The Temptation of Elminster - Ed Greenwood [153]
Her voice was a brisk goad once more, but somehow Rauntlavon found himself almost grinning as he strode away to the end of the room and announced, "Inspection resumes, Great Lady…and sharing begins!"
His master laughed aloud, and after a moment Rauntlavon heard a low, thrilling murmur that must have been the ladylord chuckling.
She used the lash of her voice on Iyriklaunavan next, breaking off in mid-chuckle to snap, "Enough time wasted, mage. You frighten me up from my table with a map half drawn and my soup growing cold, then go all coy about why. What's so 'serious' that your apprentice must hear about it alongside me? Do you think you can get around to telling me about this oh-so-serious matter before, say, nightfall!"
"I meant it when I said this was serious, Nessa," Rauntlavon's master said quietly. "Put the edge of your tongue away for a moment and listen. Please."
He paused then, and…wonders! Rauntlavon even turned around to see, earning him an almost amused glance from the Great Lady…the Ladylord Nuressa gave him silence, waiting to hear him speak.

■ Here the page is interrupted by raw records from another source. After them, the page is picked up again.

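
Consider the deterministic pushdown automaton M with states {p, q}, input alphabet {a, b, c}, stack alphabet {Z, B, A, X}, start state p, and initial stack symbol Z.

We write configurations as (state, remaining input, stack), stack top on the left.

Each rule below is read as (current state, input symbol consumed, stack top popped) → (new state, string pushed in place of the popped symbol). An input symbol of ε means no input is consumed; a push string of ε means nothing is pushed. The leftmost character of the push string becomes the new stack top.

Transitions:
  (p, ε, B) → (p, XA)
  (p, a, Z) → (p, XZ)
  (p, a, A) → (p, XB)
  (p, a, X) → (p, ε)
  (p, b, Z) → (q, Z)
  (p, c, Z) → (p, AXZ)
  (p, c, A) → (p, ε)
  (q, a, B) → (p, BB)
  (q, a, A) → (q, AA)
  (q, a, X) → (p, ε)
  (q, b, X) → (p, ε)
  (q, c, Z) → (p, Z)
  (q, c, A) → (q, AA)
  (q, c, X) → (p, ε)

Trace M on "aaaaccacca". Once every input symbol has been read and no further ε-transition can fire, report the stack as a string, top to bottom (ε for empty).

(p, aaaaccacca, Z)
  read a, top Z: go to p, push XZ → (p, aaaccacca, XZ)
  read a, top X: go to p, push ε → (p, aaccacca, Z)
  read a, top Z: go to p, push XZ → (p, accacca, XZ)
  read a, top X: go to p, push ε → (p, ccacca, Z)
  read c, top Z: go to p, push AXZ → (p, cacca, AXZ)
  read c, top A: go to p, push ε → (p, acca, XZ)
  read a, top X: go to p, push ε → (p, cca, Z)
  read c, top Z: go to p, push AXZ → (p, ca, AXZ)
  read c, top A: go to p, push ε → (p, a, XZ)
  read a, top X: go to p, push ε → (p, ε, Z)
All input consumed in state p with stack Z.

Z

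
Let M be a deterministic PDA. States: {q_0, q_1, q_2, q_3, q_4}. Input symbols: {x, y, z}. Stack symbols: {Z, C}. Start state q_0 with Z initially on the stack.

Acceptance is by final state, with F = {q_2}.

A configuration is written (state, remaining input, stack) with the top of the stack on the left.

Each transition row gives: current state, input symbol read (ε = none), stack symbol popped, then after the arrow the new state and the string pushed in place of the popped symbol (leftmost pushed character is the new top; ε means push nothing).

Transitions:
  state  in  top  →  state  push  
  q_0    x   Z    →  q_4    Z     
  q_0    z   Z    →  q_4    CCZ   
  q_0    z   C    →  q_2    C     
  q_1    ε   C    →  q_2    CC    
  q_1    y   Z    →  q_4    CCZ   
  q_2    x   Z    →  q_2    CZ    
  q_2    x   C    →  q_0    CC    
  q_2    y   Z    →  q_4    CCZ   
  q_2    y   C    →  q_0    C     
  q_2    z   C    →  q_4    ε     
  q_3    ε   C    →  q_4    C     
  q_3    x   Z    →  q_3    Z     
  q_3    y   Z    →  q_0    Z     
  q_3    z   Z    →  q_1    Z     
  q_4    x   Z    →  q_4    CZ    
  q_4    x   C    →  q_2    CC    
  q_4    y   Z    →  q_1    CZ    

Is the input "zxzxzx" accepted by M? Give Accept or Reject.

(q_0, zxzxzx, Z)
  read z, top Z: go to q_4, push CCZ → (q_4, xzxzx, CCZ)
  read x, top C: go to q_2, push CC → (q_2, zxzx, CCCZ)
  read z, top C: go to q_4, push ε → (q_4, xzx, CCZ)
  read x, top C: go to q_2, push CC → (q_2, zx, CCCZ)
  read z, top C: go to q_4, push ε → (q_4, x, CCZ)
  read x, top C: go to q_2, push CC → (q_2, ε, CCCZ)
All input consumed; state q_2 ∈ F.

Accept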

Iyriklaunavan blinked, seeming himself surprised, then said swiftly, "You know that magic…all magic not bolstered by draining a few sorts of enchanted items… is going wrong. Spells twisting to all sorts of results, untrustworthy and dangerous. Some mages are hiding in their towers, unable to defend themselves against anyone who might try to settle grudges. Magic has gone wild. If fewer folk knew about it, I'd say that this should be our secret…Rauntlavon's and mine own…for you to keep, or else. It will come as no surprise to you that many mages have been trying to find out why this darkness has befallen. I am one of them."
"And that's even less of a surprise," the Lady Nuressa said quietly. Rauntlavon's head snapped around to regard her somber face. He'd never heard her speak so gently before. She sounded almost… tender.
"I have no items to waste in bolstering my spells," Iyriklaunavan continued, "so the boy…Rauntlavon…has been my bulwark, using his spells to steady mine. Word has even come to us that some wizards…and even priests of the faiths of the Weave…believe divine Mystra and Azuth themselves have been corrupting magic deliberately, for some purpose mortals cannot even hazard."
"You worship our gods of magecraft?"
"Nessa," Iyriklaunavan said calmly, "I don't even have a bedchamber closet to keep my secrets in. I'm trying to hurry this, really I am just listen."
Nuressa leaned back against one of the lamp-girt pillars that held up the ceiling of the spell chamber, and gestured for the elf mage to continue. She didn't even look irritated.
"Just now we were seeking but had not yet called up a place in our scrying, the enchantment being just complete," Iyriklaunavan continued, "when I felt one thing, and saw another. I think everyone in Faerun who was attempting a scrying at the time felt what I did: the willful, reckless release of many wizards' staves at once, in one place, all directed at the same target."
"You mean mages everywhere feel it, whenever one wizard blasts another?" Nuressa's voice was incredulous. "No wonder you're all so difficult."
"No, we do not normally feel such things…nor have the violence of feeling anything strike us so hard that our own spells collapse into wildfire," Rauntlavon's master told her. "The reason we did this time was the target of this unleashing: the High One. I saw him, standing at the bottom of a shaft with three mortal mages, while magic seeking to destroy him rained down…and his attention was elsewhere."
"Azuth? Who was crazed enough to use magic to try to blast down a god of magic?" The ladylord looked surprised.